De draagsters van de roze muts ‘verdienen respect’, zo maakte ik op uit de eieren die ik tegen mijn hoofd kreeg toen ik dat respect niet toonde, want de muts stond voor eigenheid of “excentriciteit” en “dat zou ik -als vrouw- toch moeten begrijpen”. Dat ik in mijn eentje hún individualisme aanviel in een zee van roze was natuurlijk absurd, maar er was geen bereidheid die absurditeit te overwegen, laat staan erkennen. Het was gewoon weer alsof ik in groep acht zat, waar de meisjes vooral druk waren met wie wel en niet mee mocht doen. Bikkelhard, onverdraagzaam.
Ik probeer het echt, maar met alle wil van de wereld kan ik het bijzondere, de ‘verbindende kracht’ van vrouwen met een breiclubjesmentaliteit echt niet zien. Die vrouwen die in het verleden de grootste veranderingen teweeg brachten -voor andere vrouwen- waren steeds individuele vrouwen: Rosa Parks, Coco Chanel, Marie Curie, Margaret Thatcher, Simone de Beauvoir, Jeanne d’Arc. Dieper in de pussyhat materie werd het alleen maar collectiever, enger, toen ik op de pussyhat movement website las dat ‘breien een traditionele vrouwenkunst is en dat breiclubjes helemaal geen roddelkransjes zijn maar powerful bijeenkomsten, een safe space waar vrouwen kunnen praten en elkaar kunnen steunen’.

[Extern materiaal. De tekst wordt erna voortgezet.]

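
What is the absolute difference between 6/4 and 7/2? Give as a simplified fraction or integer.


Simplify: 6/4 = 3/2 and 7/2 = 7/2
Find common denominator: LCD = 2
Convert: 3/2 and 7/2
Difference = |3 - 7|/2 = 4/2
Simplified = 2

2


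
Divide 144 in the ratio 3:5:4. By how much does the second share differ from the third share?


Total parts = 3 + 5 + 4 = 12
Value per part = 144 / 12 = 12
Shares: 3*12=36, 5*12=60, 4*12=48
Second share = 60, third share = 48
Difference = |60 - 48| = 12

12


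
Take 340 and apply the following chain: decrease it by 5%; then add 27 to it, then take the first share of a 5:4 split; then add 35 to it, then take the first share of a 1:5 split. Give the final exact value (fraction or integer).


Start with 340.
Step 1: Decrease by 5%: 340 * 95/100 = 323
Step 2: Add 27: 323+27=350; split 5:4 first = 350*5/9 = 1750/9
Step 3: Add 35: 1750/9+35=2065/9; split 1:5 first = 2065/9*1/6 = 2065/54
Final result = 2065/54

2065/54


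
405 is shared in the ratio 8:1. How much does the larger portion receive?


Total parts = 8 + 1 = 9
Value per part = 405 / 9 = 45
First share = 8 * 45 = 360
Second share = 1 * 45 = 45
Larger share = 360

360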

Als vrouw met genoeg oestrogeen in haar aderen kan ik redelijk goed inschatten dat samen traditioneel doen, taarten bakken, tupperware verkopen en gordijnen inkorten geen goede voorbode zijn voor een individueel en onafhankelijk leven, waarin je samen invloed kunt uitoefenen of een politieke beweging kunt zijn. Hooguit een blissfully ignorant ‘gelukkig’ leven, maar dat is niet iets om een mars voor te lopen niet? Omdat dat best wel hypocriet is ook.

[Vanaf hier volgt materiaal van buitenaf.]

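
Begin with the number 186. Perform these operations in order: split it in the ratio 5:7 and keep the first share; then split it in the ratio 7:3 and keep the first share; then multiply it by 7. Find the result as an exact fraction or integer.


Start with 186.
Step 1: Split 5:7, first share = 186 * 5/12 = 155/2
Step 2: Split 7:3, first share = 155/2 * 7/10 = 217/4
Step 3: Multiply by 7: 217/4 * 7 = 1519/4
Final result = 1519/4

1519/4


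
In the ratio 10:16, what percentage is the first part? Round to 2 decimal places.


Total parts = 10 + 16 = 26
First part fraction = 10/26
Percentage = (10/26) * 100
= 0.384615 * 100
= 38.46%

38.46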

Via de borden met warrige leuzen, de mannen die meelopen in de bh van hun vrouw, achter het slachtoffergedrag van vrouwen die angst hebben als de ‘witte vrouw gezien te worden die voor Trump stemde’, loop ik steeds een doodlopende steeg in. Met aan het eind: steun, samen, power, respect. Niet meer dan een serieuze breikrans.

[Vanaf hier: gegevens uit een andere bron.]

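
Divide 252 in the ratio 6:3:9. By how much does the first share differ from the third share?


Total parts = 6 + 3 + 9 = 18
Value per part = 252 / 18 = 14
Shares: 6*14=84, 3*14=42, 9*14=126
First share = 84, third share = 126
Difference = |84 - 126| = 42

42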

Vrouwen willen hun problemen (laat staan wereldproblemen) niet opgelost zien, ze willen gezien en gehoord worden. Het staat er zelfs letterlijk: ‘the more we are seen, the more we are heard. Let’s come together to support women’s rights in a creative and impactful way’. Niets over wat die rechten zijn, voor wie en wanneer die gelden, hoe onderdrukte vrouwen binnen de islam en andere religies geholpen kunnen worden. Niets. Het is allemaal: ‘kijk naar ons. Kijk naar ons mannen, witte mannen, zwarte mannen, machtige mannen, kijk naar ons, veel en vaak’. Ze willen daarnaast gezien worden door elkaar, de niet zo machtige vrouwen die in kuttenpakken en roze mutsen tolerable en niet bedreigend zijn. Ze willen niets doen, maar letterlijk mutsen.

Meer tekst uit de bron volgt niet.